He Liyu, Peng Xiaofei, Zhu Jiefu, Liu Guoyong, Chen Xian, Tang Chengyuan, Liu Hong, Liu Fuyou, Peng Youming
Nephrology Department, 2nd Xiangya Hospital, Central South University, Key Lab of Kidney Disease and Blood Purification in Hunan, 139 Renmin Road, Changsha, Hunan 410011, People's Republic of China.
Can J Physiol Pharmacol. 2015 Apr;93(4):275-82. doi: 10.1139/cjpp-2014-0459. Epub 2015 Jan 20.
Gentamicin-induced nephrotoxicity is one of the most common causes of acute kidney injury (AKI). The phenotypic alterations that contribute to acute kidney injury include inflammatory response and oxidative stress. Curcumin has a wide range biological functions, especially as an antioxidant. This study was designed to evaluate the renoprotective effects of curcumin treatment in gentamicin-induced AKI.
Gentamicin-induced AKI was established in female Sprague-Dawley rats. Rats were treated with curcumin (100 mg/kg body mass) by intragastric administration, once daily, followed with an intraperitoneal injection of gentamicin sulfate solution at a dose of 80 mg/kg body mass for 8 consecutive days. At days 3 and 8, the rats were sacrificed, and the kidneys and blood samples were collected for further analysis.

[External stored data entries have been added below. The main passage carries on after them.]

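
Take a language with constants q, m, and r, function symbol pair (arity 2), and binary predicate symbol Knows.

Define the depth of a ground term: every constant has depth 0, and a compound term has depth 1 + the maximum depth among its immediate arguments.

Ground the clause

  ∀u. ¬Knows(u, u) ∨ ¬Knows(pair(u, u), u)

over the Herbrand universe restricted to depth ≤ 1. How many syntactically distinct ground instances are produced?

12

Ground terms of depth ≤ 1:
  If N_k denotes the number of depth-≤k ground terms, the 3 constants give N_0 = 3, and each function symbol of arity r contributes N_{k-1}^r new terms at level k: N_k = 3 + N_{k-1}^2.
  N_0 = 3
  N_1 = 3 + 3^2 = 12
So there are 12 ground terms available for substitution.
There is 1 variable to instantiate (u),  occurring in at least one literal, so different choices give different ground instances.
Number of ground instances = 12.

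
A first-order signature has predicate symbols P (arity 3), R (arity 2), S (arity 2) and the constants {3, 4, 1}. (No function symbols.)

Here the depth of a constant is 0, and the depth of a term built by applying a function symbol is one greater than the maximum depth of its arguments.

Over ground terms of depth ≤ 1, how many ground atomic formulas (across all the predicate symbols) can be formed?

First count ground terms of depth ≤ 1.
With no function symbols every ground term is a constant, so there are exactly 3 ground terms at every depth bound.
N_0 = 3
N_1 = 3
So |H| = 3.
A ground atom is a predicate applied to a tuple of terms from H, so the count is the sum over predicates of |H|^arity:
  P: 3^3 = 27;  R: 3^2 = 9;  S: 3^2 = 9
Total ground atoms: 27 + 9 + 9 = 45.

45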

The animals treated with gentamicin showed marked deterioration of renal function, together with higher levels of neutrophil gelatinase-associated lipocalin (NGAL) and kidney injury molecule 1 (KIM-1) in the plasma as compared with the controls. Animals that underwent intermittent treatment with curcumin exhibited significant improvements in renal functional parameters. We also observed that treatment with curcumin significantly attenuated renal tubular damage, apoptosis, and oxidative stress. Curcumin treatment exerted anti-apoptosis and anti-oxidative effects by up-regulating Nrf2/HO-1 and Sirt1 expression.
Our data clearly demonstrate that curcumin protects kidney from gentamicin-induced AKI via the amelioration of oxidative stress and apoptosis of renal tubular cells, thus providing hope for the amelioration of gentamicin-induced nephrotoxicity.

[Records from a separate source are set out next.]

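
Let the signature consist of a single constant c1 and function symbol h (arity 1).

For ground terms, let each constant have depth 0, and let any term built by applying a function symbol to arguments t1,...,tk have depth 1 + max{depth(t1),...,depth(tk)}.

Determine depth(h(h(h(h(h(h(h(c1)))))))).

depth(h(c1)) = 1 + depth(c1) = 1 + 0 = 1
depth(h(h(c1))) = 1 + depth(h(c1)) = 1 + 1 = 2
depth(h(h(h(c1)))) = 1 + depth(h(h(c1))) = 1 + 2 = 3
depth(h(h(h(h(c1))))) = 1 + depth(h(h(h(c1)))) = 1 + 3 = 4
depth(h(h(h(h(h(c1)))))) = 1 + depth(h(h(h(h(c1))))) = 1 + 4 = 5
depth(h(h(h(h(h(h(c1))))))) = 1 + depth(h(h(h(h(h(c1)))))) = 1 + 5 = 6
depth(h(h(h(h(h(h(h(c1)))))))) = 1 + depth(h(h(h(h(h(h(c1))))))) = 1 + 6 = 7

7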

庆大霉素诱导的肾毒性是急性肾损伤(AKI)最常见的病因之一。导致急性肾损伤的表型改变包括炎症反应和氧化应激。姜黄素具有广泛的生物学功能,尤其是作为一种抗氧化剂。本研究旨在评估姜黄素治疗对庆大霉素诱导的急性肾损伤的肾脏保护作用。
在雌性Sprague-Dawley大鼠中建立庆大霉素诱导的急性肾损伤模型。大鼠通过灌胃给予姜黄素(100 mg/kg体重),每日一次,随后连续8天腹腔注射硫酸庆大霉素溶液,剂量为80 mg/kg体重。在第3天和第8天,处死大鼠,收集肾脏和血液样本进行进一步分析。
与对照组相比,接受庆大霉素治疗的动物肾功能显著恶化,血浆中中性粒细胞明胶酶相关脂质运载蛋白(NGAL)和肾损伤分子1(KIM-1)水平更高。接受姜黄素间歇治疗的动物肾功能参数有显著改善。我们还观察到,姜黄素治疗显著减轻了肾小管损伤、细胞凋亡和氧化应激。姜黄素治疗通过上调Nrf2/HO-1和Sirt1表达发挥抗凋亡和抗氧化作用。
我们的数据清楚地表明,姜黄素通过改善氧化应激和肾小管细胞凋亡保护肾脏免受庆大霉素诱导的急性肾损伤,从而为改善庆大霉素诱导的肾毒性带来希望。